D’Homère à JK. Rowling, de Rick Riordan à James Dashner, les labyrinthes ont fasciné et impressionné. La littérature les présente comme des problèmes métaphoriques dont la sortie n’est que pure chance. Mais, qu’en dit la mathématique ?

Une fois de plus, les mathématiciens se sont armés de concepts pour atteindre la solution. Ils ont premièrement défini le labyrinthe. Il s’agit d’une structure connexe – d’un seul tenant – pouvant avoir deux formes (ou topologies) différentes. LabyrinthesTout d’abord, le labyrinthe dit parfait se caractérise par un chemin unique passant par toutes les sections du labyrinthe. Ce-dernier est qualifié d’imparfaits quand il contient des ilots – formés par un chemin se recoupant – parfois inaccessibles.

Mais avant de tenter de trouver la sortie, comment créer un labyrinthe?
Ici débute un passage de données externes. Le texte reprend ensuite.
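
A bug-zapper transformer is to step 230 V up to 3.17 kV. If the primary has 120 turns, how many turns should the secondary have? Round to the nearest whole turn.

N_s = 1654 turns

N_s/N_p = V_s/V_p, so N_s = 120 × 3170/230 = 1653.9 ≈ 1654 turns.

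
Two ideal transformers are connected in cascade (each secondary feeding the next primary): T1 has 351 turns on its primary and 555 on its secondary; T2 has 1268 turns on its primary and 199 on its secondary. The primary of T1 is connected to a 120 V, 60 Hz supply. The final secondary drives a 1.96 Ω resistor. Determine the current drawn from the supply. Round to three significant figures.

Secondary of T1: V = 120.00 × 555/351 = 189.74 V.
Secondary of T2: V = 189.74 × 199/1268 = 29.778 V.
I_load = 29.778/1.96 = 15.193 A, so P_out = 29.778 × 15.193 = 452.42 W.
All ideal ⇒ P_in = P_out, so I_supply = 452.42/120 = 3.77 A.

I_supply ≈ 3.77 A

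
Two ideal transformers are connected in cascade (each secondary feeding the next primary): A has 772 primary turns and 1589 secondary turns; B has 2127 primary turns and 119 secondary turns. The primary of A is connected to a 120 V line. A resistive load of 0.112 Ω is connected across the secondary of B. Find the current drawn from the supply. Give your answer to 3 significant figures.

I_supply ≈ 14.2 A

Secondary of A: V = 120.00 × 1589/772 = 246.99 V.
Secondary of B: V = 246.99 × 119/2127 = 13.819 V.
I_load = 13.819/0.112 = 123.38 A, so P_out = 13.819 × 123.38 = 1705.0 W.
All ideal ⇒ P_in = P_out, so I_supply = 1705.0/120 = 14.2 A.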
Il existe de nombreuses méthodes pour parvenir à cela mais concentrons nous sur les deux principales.
Le cas des labyrinthes parfaits est très simple et pour créer un labyrinthe imparfait il suffit de partir du résultat précédent et de détruire aléatoirement des murs.

Il existe une méthode de construction appelée Fusion aléatoire des chemins. Elle consiste en l’attribution d’un nombre unique à chacune des cellules du quadrillage. A chaque étape on choisit aléatoirement un mur qu’on détruit. Il faut cependant que les cellules séparées par le mur en question aient un nombre différent.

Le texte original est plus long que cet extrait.